Ceci était dit sans jactance, avec une telle assurance qu’elle sentit l’énervement la gagner et le doute l’envahir. Il avait montré la même assurance quand elle lui avait parlé à travers le plafond de son cachot. Et il en était sorti de ce cachot! Qui sait si, maintenant, il ne se tirerait pas sans à-coup du guet-apens improvisé à la hâte? Elle s’efforçait de se rassurer et, malgré elle, dans son esprit, elle se disait avec rage:
«Oui! il échappera, encore, toujours!»
Et comme elle avait déjà fait quand elle croyait le tenir dans une tombe, elle demanda:
– Pourquoi?
Très froid, il dit:
– Je vous l’ai dit: parce que mon heure n’est pas venue… Parce qu’il est écrit que je dois vous tuer.
– Pourquoi ne me tuez-vous pas tout de suite, en ce cas?
Elle prononça ces mots avec bravade et comme si elle l’eût défié de mettre sa menace à exécution.
Très naturellement, il dit:
– Votre heure n’est pas venue à vous non plus.
– Ainsi, selon vous, je dois échouer dans toutes les tentatives que je dirigerai contre vous?
– Je le crois, dit-il très sincèrement. Récapitulons un peu les différents moyens que vous avez employés dans l’unique but de m’occire: le fer, la noyade, l’incendie, le poison, la faim et la soif… et me voici devant vous, bien vivant, Dieu merci! Tenez, voulez-vous que je vous dise? Vous faites fausse route en cherchant à me tuer. Renoncez-y. C’est dur? Vous tenez absolument à m’expédier dans un monde qu’on prétend meilleur? Oui!… Mais puisque vous ne pouvez y parvenir! Que diable! il n’est pas besoin de tuer les gens pour s’en débarrasser. On cherche. Les moyens ne manquent pas qui font qu’un homme, vivant encore, n’existe plus pour ceux qu’il gênait.
Il plaisantait.
Malheureusement, dans l’état d’esprit où elle était, sous l’influence de la superstition qui lui suggérait qu’en effet il était invulnérable, elle ne pouvait pas comprendre qu’il osât plaisanter sur un sujet aussi macabre.

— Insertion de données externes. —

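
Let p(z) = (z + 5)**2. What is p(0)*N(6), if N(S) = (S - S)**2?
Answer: 0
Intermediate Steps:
p(z) = (5 + z)**2
N(S) = 0 (N(S) = 0**2 = 0)
p(0)*N(6) = (5 + 0)**2*0 = 5**2*0 = 25*0 = 0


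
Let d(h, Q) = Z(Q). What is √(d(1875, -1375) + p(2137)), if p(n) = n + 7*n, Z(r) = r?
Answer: √15721 ≈ 125.38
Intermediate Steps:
d(h, Q) = Q
p(n) = 8*n
√(d(1875, -1375) + p(2137)) = √(-1375 + 8*2137) = √(-1375 + 17096) = √15721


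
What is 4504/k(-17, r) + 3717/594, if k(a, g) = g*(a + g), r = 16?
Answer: -9083/33 ≈ -275.24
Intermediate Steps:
4504/k(-17, r) + 3717/594 = 4504/((16*(-17 + 16))) + 3717/594 = 4504/((16*(-1))) + 3717*(1/594) = 4504/(-16) + 413/66 = 4504*(-1/16) + 413/66 = -563/2 + 413/66 = -9083/33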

Et même, en négligeant la superstition qui la guidait en ce moment, même avec toute sa lucidité, si forte qu’elle fût, si fort qu’elle le crût lui-même, la pensée ne lui serait pas venue qu’il pût pousser la bravoure jusqu’à ce point.
Il plaisantait et elle prit ses paroles au sérieux.
Et dans sa superstition, elle se persuada que, nouveau Samson, il livrerait lui-même le secret de sa force, il indiquerait lui-même par quel moyen elle le réduirait à l’impuissance.
Machinalement, naïvement, elle demanda:
– Comment?
Il eut un imperceptible sourire de pitié. Oui, de pitié. Fallait-il qu’elle fût déprimée pour en arriver à ce degré d’inconscience qui la faisait lui demander, à lui, comment elle pourrait l’annihiler, sans le tuer.